There is also a more fundamental factor, pertaining to governance standards, note experts. They say the investors are more comfortable with private sector lenders due to their governance structure and the ability to deploy capital efficiently.
“It has been the case for the last three years that we have seen PSU banks struggling to raise capital which is why the government is constantly funding them. But private banks are able to raise capital amid any situation,” said Rajiv Mehta, executive vice president, Yes Securities.
“Clearly, the receptivity and the interest of investors towards the private banks are significantly higher than the public sector banks,” said Mehta.
He said there is an issue over the continuity of managing directors and chief executive officers.
“The way they control the operation, one is not sure of what kind of balancesheet risk will come to the fore over time. The control over the operations are loose, there is a culture issue, efficiency issue,” said Mehta.
“There are three issues that emerge — one is governance, one is efficient allocation of capital and the third is return on capital. In these three metrics, they are far behind from the private banks,” Mehta added.
India’s largest lender, State Bank of India, is seen as an outlier in the PSB space as far as investors’ interest is concerned.
SBI is better managed and has a strong balancesheet. It also has capital buffers, in the form of insurance and mutual fund subsidiaries, which are top performers in their respective businesses. This allows the lender to raise capital by selling stake in these subsidiaries.
The PSB requirements
Earlier this month, the RBI allowed banks to go for a one-time loan restructuring as it sought to give banks more space. This will ease some asset quality pressure in the current fiscal and the extent of capital that was otherwise required.
However, rating agency ICRA estimates that PSBs will still need Rs 50,000 crore to Rs 60,000 crore in the current financial year, even assuming marginal growth in assets.

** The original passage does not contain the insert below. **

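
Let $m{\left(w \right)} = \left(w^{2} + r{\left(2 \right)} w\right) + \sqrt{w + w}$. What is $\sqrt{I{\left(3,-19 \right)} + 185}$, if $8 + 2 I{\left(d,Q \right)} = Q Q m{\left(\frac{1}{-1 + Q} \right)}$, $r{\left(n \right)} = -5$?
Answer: $\frac{\sqrt{362522 + 28880 i \sqrt{10}}}{40} \approx 15.17 + 1.8814 i$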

“With the restructuring guidelines, the rise in NPA could be limited, so our estimate is they will need around Rs 50,000 crore to Rs 60,000 crore capital in the current financial year, assuming marginal growth of 4-5% in risk weighted assets,” said Karthik Srinivasan, group head, financial sector ratings, ICRA.
“This estimate also assumes banks maintaining some cushion of 50-100 bps over the regulatory requirements,” said Srinivasan.
He noted that the share prices of PSBs trading below the book value makes it more challenging for them to raise equity capital.
Srinivasan also said while the government has not announced any capital infusion for PSBs so far, nothing stops them from announcing such a step in due course.
The other option for the PSBs is to monetise the non-core assets, say analysts. These banks have stakes in insurance companies, mutual fund houses, among others. However, even as some PSBs look to sell stakes in these companies, it has come without much success.